In the last few weeks, the operator with the largest installed base of HSPA subscribers in the world announced that it was moving directly to LTE while relegating HSPA+ to the backburners -- a complete reversal of its earlier stated strategy.
Telefonica also stated that it would probably not be deploying HSPA+ in many of its markets, seemingly providing further evidence that HSPA+ will be relegated to isolated markets. Meanwhile, if rumors about various operator mergers pan out it could have important implications for the infrastructure community, not to mention the future of certain wireless technologies.
In this week's issue of Signals Ahead the publisher shed some light on why AT&T made its decision and why the strategies of AT&T and Telefonica should not be misinterpreted as the inevitable downfall of HSPA+.
By looking strictly at the spectrum holdings of the operators, they can determine which potential mergers or partnerships make sense and which operators need spectrum to fulfill their network evolution strategy.

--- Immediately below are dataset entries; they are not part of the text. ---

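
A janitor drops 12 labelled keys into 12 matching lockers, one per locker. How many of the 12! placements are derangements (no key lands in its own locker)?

176214841

The number of derangements of 12 is !12 = Σ_{k=0}^{12} (-1)^k·12!/k!
= 12! - 12!/1! + 12!/2! - 12!/3! + 12!/4! - 12!/5! + 12!/6! - 12!/7! + 12!/8! - 12!/9! + 12!/10! - 12!/11! + 12!/12!
= 479001600 - 479001600 + 239500800 - 79833600 + 19958400 - 3991680 + 665280 - 95040 + 11880 - 1320 + 132 - 12 + 1
= 176214841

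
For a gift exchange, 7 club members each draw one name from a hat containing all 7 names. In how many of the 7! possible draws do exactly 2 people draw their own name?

924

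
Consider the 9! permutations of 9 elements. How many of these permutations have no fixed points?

133496

The subfactorial !9 = [9!/e] (nearest integer).
9! = 362880, and 362880/e ≈ 133496.09, so !9 = 133496.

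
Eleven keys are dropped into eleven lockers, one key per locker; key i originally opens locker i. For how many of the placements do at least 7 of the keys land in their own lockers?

3356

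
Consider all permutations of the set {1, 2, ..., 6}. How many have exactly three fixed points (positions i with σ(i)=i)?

Pick the 3 fixed positions: C(6,3) = 20 ways.
The remaining 3 must be deranged: !3 = 2.
Total: 20 × 2 = 40.

40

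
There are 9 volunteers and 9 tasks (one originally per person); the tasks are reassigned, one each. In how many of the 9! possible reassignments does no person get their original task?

133496

!9 = 9! · Σ_{k=0}^{9} (-1)^k/k!
= 9! - 9!/1! + 9!/2! - 9!/3! + 9!/4! - 9!/5! + 9!/6! - 9!/7! + 9!/8! - 9!/9!
= 362880 - 362880 + 181440 - 60480 + 15120 - 3024 + 504 - 72 + 9 - 1
= 133496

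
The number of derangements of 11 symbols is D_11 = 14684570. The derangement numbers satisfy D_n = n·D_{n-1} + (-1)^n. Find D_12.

176214841

D_12 = 12·14684570 + 1 = 176214841.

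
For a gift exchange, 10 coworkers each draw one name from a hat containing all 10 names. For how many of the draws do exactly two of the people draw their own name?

667485

Choose which 2 of the 10 are fixed: C(10,2) = 45.
The other 8 form a derangement: !8 = 14833.
Total: 45 × 14833 = 667485.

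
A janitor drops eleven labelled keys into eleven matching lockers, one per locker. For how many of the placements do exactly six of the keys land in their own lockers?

Choose which 6 of the 11 are fixed: C(11,6) = 462.
The other 5 form a derangement: !5 = 44.
Total: 462 × 44 = 20328.

20328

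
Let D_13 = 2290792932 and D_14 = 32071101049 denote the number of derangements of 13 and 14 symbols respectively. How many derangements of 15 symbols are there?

481066515734

D_15 = (15-1)·(D_14 + D_13) = 14·(32071101049 + 2290792932) = 14·34361893981 = 481066515734.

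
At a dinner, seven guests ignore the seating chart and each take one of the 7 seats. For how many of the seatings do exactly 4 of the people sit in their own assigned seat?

70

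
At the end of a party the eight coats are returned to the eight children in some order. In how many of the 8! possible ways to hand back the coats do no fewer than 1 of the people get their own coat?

25487

Sum C(8,i)·!(8-i) for i = 1..8:
  i=1: C(8,1)·!7 = 8·1854 = 14832
  i=2: C(8,2)·!6 = 28·265 = 7420
  i=3: C(8,3)·!5 = 56·44 = 2464
  i=4: C(8,4)·!4 = 70·9 = 630
  i=5: C(8,5)·!3 = 56·2 = 112
  i=6: C(8,6)·!2 = 28·1 = 28
  i=7: C(8,7)·!1 = 8·0 = 0
  i=8: C(8,8)·!0 = 1·1 = 1
Total = 25487.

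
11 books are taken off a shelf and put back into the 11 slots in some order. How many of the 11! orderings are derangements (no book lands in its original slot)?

14684570

By inclusion-exclusion, !11 = Σ (-1)^k · 11!/k! for k=0..11
= 11! - 11!/1! + 11!/2! - 11!/3! + 11!/4! - 11!/5! + 11!/6! - 11!/7! + 11!/8! - 11!/9! + 11!/10! - 11!/11!
= 39916800 - 39916800 + 19958400 - 6652800 + 1663200 - 332640 + 55440 - 7920 + 990 - 110 + 11 - 1
= 14684570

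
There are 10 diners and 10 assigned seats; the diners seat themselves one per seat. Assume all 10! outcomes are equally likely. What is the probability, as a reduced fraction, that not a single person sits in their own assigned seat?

16481/44800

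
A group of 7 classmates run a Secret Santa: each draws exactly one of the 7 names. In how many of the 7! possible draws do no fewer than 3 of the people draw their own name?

Sum C(7,i)·!(7-i) for i = 3..7:
  i=3: C(7,3)·!4 = 35·9 = 315
  i=4: C(7,4)·!3 = 35·2 = 70
  i=5: C(7,5)·!2 = 21·1 = 21
  i=6: C(7,6)·!1 = 7·0 = 0
  i=7: C(7,7)·!0 = 1·1 = 1
Total = 407.

407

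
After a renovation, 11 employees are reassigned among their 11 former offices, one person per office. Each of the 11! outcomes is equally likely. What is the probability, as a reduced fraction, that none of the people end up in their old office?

Favorable outcomes: !11 = 14684570.
Total outcomes: 11! = 39916800.
Probability = 14684570/39916800 = 1468457/3991680.

1468457/3991680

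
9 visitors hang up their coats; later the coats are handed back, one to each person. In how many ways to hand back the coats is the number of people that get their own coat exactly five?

Choose which 5 of the 9 are fixed: C(9,5) = 126.
The other 4 form a derangement: !4 = 9.
Total: 126 × 9 = 1134.

1134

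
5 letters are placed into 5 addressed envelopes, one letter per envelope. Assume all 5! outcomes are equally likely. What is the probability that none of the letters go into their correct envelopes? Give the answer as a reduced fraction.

11/30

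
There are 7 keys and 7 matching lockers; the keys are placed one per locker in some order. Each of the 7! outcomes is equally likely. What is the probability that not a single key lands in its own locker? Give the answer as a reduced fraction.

103/280

Favorable outcomes: !7 = 1854.
Total outcomes: 7! = 5040.
Probability = 1854/5040 = 103/280.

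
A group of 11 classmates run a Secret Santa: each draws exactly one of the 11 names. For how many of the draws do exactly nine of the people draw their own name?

55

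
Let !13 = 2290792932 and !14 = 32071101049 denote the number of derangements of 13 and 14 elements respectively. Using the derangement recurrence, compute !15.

481066515734

!15 = (15-1)·(!14 + !13) = 14·(32071101049 + 2290792932) = 14·34361893981 = 481066515734.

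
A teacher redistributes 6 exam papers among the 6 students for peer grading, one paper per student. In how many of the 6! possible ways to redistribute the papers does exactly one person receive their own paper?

264

Pick the single fixed position: C(6,1) = 6 ways.
The other 5 form a derangement: !5 = 44.
Total: 6 × 44 = 264.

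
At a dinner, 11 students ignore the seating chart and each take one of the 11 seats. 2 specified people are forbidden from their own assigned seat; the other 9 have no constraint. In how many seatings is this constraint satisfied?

Let A_j be the event that the j-th constrained one is fixed. By inclusion-exclusion over the 2 events:
Σ_{j=0}^{2} (-1)^j C(2,j)(11-j)!
= C(2,0)·11! - C(2,1)·10! + C(2,2)·9!
= 39916800 - 7257600 + 362880
= 33022080

33022080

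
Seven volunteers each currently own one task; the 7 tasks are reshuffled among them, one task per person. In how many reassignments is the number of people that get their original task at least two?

Sum C(7,i)·!(7-i) for i = 2..7:
  i=2: C(7,2)·!5 = 21·44 = 924
  i=3: C(7,3)·!4 = 35·9 = 315
  i=4: C(7,4)·!3 = 35·2 = 70
  i=5: C(7,5)·!2 = 21·1 = 21
  i=6: C(7,6)·!1 = 7·0 = 0
  i=7: C(7,7)·!0 = 1·1 = 1
Total = 1331.

1331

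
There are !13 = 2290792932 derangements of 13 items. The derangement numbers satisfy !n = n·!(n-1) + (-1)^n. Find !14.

!14 = 14·2290792932 + 1 = 32071101049.

32071101049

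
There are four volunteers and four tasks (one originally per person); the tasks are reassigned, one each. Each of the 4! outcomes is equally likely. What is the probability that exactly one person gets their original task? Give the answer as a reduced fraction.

Favorable outcomes: C(4,1)·!3 = 4·2 = 8.
Total outcomes: 4! = 24.
Probability = 8/24 = 1/3.

1/3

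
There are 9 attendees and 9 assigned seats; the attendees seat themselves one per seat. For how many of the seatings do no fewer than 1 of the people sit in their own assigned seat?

229384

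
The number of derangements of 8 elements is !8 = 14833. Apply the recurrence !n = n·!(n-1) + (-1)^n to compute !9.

!9 = 9·14833 - 1 = 133496.

133496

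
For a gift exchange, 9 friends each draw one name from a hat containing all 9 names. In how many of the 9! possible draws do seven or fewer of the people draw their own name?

# with exactly i fixed is C(9,i)·!(9-i); sum over i=0..7:
  i=0: C(9,0)·!9 = 1·133496 = 133496
  i=1: C(9,1)·!8 = 9·14833 = 133497
  i=2: C(9,2)·!7 = 36·1854 = 66744
  i=3: C(9,3)·!6 = 84·265 = 22260
  i=4: C(9,4)·!5 = 126·44 = 5544
  i=5: C(9,5)·!4 = 126·9 = 1134
  i=6: C(9,6)·!3 = 84·2 = 168
  i=7: C(9,7)·!2 = 36·1 = 36
Total = 362879.

362879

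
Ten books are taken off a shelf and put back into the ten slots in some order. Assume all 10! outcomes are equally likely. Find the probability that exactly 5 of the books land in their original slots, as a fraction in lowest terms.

Favorable outcomes: C(10,5)·!5 = 252·44 = 11088.
Total outcomes: 10! = 3628800.
Probability = 11088/3628800 = 11/3600.

11/3600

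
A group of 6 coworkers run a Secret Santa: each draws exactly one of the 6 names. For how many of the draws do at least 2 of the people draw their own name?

Sum C(6,i)·!(6-i) for i = 2..6:
  i=2: C(6,2)·!4 = 15·9 = 135
  i=3: C(6,3)·!3 = 20·2 = 40
  i=4: C(6,4)·!2 = 15·1 = 15
  i=5: C(6,5)·!1 = 6·0 = 0
  i=6: C(6,6)·!0 = 1·1 = 1
Total = 191.

191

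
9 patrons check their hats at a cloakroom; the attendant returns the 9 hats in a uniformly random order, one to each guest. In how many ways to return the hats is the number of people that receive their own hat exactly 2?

Pick the 2 fixed positions: C(9,2) = 36 ways.
The other 7 form a derangement: !7 = 1854.
Total: 36 × 1854 = 66744.

66744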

Specifically, the report discusses the following topics:
* HSPA+ versus LTE. Given comments from Telefonica and AT&T about their views on HSPA+ it may seem like HSPA+ will be relegated to remote regions of the world. The publisher discusses why this is not necessarily the case, as well as what it means for the future of HSPA+ and LTE.
* AT&T's new strategy. The publisher shed some light on why AT&T has reprioritized LTE at the expense of HSPA+ and they demonstrate why it lacks the spectrum assets to have a successful dual-band LTE strategy.

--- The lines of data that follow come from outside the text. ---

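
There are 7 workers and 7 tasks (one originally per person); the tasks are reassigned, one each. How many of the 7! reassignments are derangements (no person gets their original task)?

1854

The subfactorial !7 = [7!/e] (nearest integer).
7! = 5040, and 5040/e ≈ 1854.11, so !7 = 1854.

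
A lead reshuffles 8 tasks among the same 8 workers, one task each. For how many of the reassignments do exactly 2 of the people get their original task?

Pick the 2 fixed positions: C(8,2) = 28 ways.
The remaining 6 must be deranged: !6 = 265.
Total: 28 × 265 = 7420.

7420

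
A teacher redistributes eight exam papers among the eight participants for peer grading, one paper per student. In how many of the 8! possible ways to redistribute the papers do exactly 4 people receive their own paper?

630

Choose which 4 of the 8 are fixed: C(8,4) = 70.
The other 4 form a derangement: !4 = 9.
Total: 70 × 9 = 630.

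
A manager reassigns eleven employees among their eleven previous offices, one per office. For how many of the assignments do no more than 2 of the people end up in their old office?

36711421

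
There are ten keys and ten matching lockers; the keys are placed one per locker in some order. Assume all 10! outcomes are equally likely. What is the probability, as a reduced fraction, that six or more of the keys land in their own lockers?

Favorable outcomes: Σ_{i≥6} C(10,i)·!(10-i) = 210·9 + 120·2 + 45·1 + 10·0 + 1·1 = 2176.
Total outcomes: 10! = 3628800.
Probability = 2176/3628800 = 17/28350.

17/28350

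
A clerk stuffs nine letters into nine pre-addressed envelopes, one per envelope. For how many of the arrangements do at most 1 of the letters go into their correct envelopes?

Sum C(9,i)·!(9-i) for i = 0..1:
  i=0: C(9,0)·!9 = 1·133496 = 133496
  i=1: C(9,1)·!8 = 9·14833 = 133497
Total = 266993.

266993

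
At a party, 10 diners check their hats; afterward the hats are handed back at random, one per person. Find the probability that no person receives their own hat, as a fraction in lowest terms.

16481/44800

Favorable outcomes: !10 = 1334961.
Total outcomes: 10! = 3628800.
Probability = 1334961/3628800 = 16481/44800.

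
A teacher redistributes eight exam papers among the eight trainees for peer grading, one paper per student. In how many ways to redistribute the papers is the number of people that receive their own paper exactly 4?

Pick the 4 fixed positions: C(8,4) = 70 ways.
The other 4 form a derangement: !4 = 9.
Total: 70 × 9 = 630.

630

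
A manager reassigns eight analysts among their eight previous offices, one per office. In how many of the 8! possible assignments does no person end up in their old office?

14833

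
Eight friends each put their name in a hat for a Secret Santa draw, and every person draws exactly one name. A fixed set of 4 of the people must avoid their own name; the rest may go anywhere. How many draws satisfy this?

Let A_j be the event that the j-th constrained one is fixed. By inclusion-exclusion over the 4 events:
Σ_{j=0}^{4} (-1)^j C(4,j)(8-j)!
= C(4,0)·8! - C(4,1)·7! + C(4,2)·6! - C(4,3)·5! + C(4,4)·4!
= 40320 - 20160 + 4320 - 480 + 24
= 24024

24024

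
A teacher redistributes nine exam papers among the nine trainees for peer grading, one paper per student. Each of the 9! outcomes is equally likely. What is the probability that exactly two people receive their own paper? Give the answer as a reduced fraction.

103/560

Favorable outcomes: C(9,2)·!7 = 36·1854 = 66744.
Total outcomes: 9! = 362880.
Probability = 66744/362880 = 103/560.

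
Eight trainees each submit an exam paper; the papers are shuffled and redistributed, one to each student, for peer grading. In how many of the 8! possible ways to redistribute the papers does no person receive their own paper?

14833

!8 is the nearest integer to 8!/e.
8! = 40320, and 40320/e ≈ 14832.90, so !8 = 14833.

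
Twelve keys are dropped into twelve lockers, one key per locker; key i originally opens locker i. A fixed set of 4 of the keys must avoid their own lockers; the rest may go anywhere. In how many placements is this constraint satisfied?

339696000

Let A_j be the event that the j-th constrained one is fixed. By inclusion-exclusion over the 4 events:
Σ_{j=0}^{4} (-1)^j C(4,j)(12-j)!
= C(4,0)·12! - C(4,1)·11! + C(4,2)·10! - C(4,3)·9! + C(4,4)·8!
= 479001600 - 159667200 + 21772800 - 1451520 + 40320
= 339696000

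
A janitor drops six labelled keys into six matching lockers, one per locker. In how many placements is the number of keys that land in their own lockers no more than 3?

Sum C(6,i)·!(6-i) for i = 0..3:
  i=0: C(6,0)·!6 = 1·265 = 265
  i=1: C(6,1)·!5 = 6·44 = 264
  i=2: C(6,2)·!4 = 15·9 = 135
  i=3: C(6,3)·!3 = 20·2 = 40
Total = 704.

704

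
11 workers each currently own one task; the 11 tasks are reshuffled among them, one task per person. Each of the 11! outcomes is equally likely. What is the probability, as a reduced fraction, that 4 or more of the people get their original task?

378967/19958400

Favorable outcomes: Σ_{i≥4} C(11,i)·!(11-i) = 330·1854 + 462·265 + 462·44 + 330·9 + 165·2 + 55·1 + 11·0 + 1·1 = 757934.
Total outcomes: 11! = 39916800.
Probability = 757934/39916800 = 378967/19958400.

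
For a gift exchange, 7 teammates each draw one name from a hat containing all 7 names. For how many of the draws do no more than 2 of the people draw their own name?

4633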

* Operator Musical Chairs. By looking solely at the spectrum assets of the various operators, the publisher can identify which potential operator partnerships make the most sense and why. This analysis includes 14 spectrum maps and/or tables that provide the 700/1700MHz spectrum positions of each operator and or pairings of operators on a nationwide basis as well as in the top 25 markets. Ultimately, the publisher conclude that AT&T needs Spectrum Co spectrum assets and T-Mobile needs access to Clearwire spectrum. Other operators analyzed include Verizon Wireless/Vodafone, MetroPCS, Leap, and US Cellular, along with all of their respective affiliations that also own spectrum assets.
* TD-LTE and Mobile WiMAX. Operator interest in TD-LTE, including from the likes of China Mobile, Telefonica, Clearwire, Rogers Wireless could prove problematic for the future long-term success of mobile WiMAX. The publisher completely disagrees that it doesn't matter which OFDMA-based technology an operator decides to deploy.